# Tuba and Percussion



## Vasks (Dec 9, 2013)

Well, I don't know about you but I think it's time around here to have a live recorded performance by terrific players, so here's a piece I wrote about 30 years ago. Today, I would not be as bold as I clearly was then to write such a fiendishly hard tuba part. But fearless I was back then and yet several different players rose to the challenge.

View attachment Tuba & Percussion.mp3


----------



## Crassus (Nov 4, 2013)

Not nearly enough flutters


----------



## Xinver (Aug 26, 2016)

I like it a lot.


----------



## EdwardBast (Nov 25, 2013)

That was a fun piece. The pitched percussion sections were especially cool — nice contrast and variety of texture. Who were the performers?


----------



## Vasks (Dec 9, 2013)

Probably the Eastman Percussion Ensemble with faculty tubist Cherry Beauregard.


----------



## Pugg (Aug 8, 2014)

Not something one hears everyday.


----------



## Vasks (Dec 9, 2013)

Well, Pugg from your emoticon I could interpret your reaction as you don't think much of the piece or else its instrumentation which is fine by itself; but maybe it's that you just are not aware that less common instrumental combinations are and have been for a very long time perfectly normal in the compositional world.
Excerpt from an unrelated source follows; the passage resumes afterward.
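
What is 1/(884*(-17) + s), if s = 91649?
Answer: 1/76621 ≈ 1.3051e-5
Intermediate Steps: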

If it's the latter, I suggest getting out of the orchestral and standard chamber ensemble bubble and explore the wider contemporary music world.

For example, last month I attended a composer gathering where we heard nine concerts of new music. Here are some of the lesser used combinations by some of them:

1) Piece for Two Saxophones
2) Piece for Violin and Bass
3) Piece for Soprano and Percussion
4) Piece for Percussion and Piano
5) Piece for Two Clarinets and Percussion


----------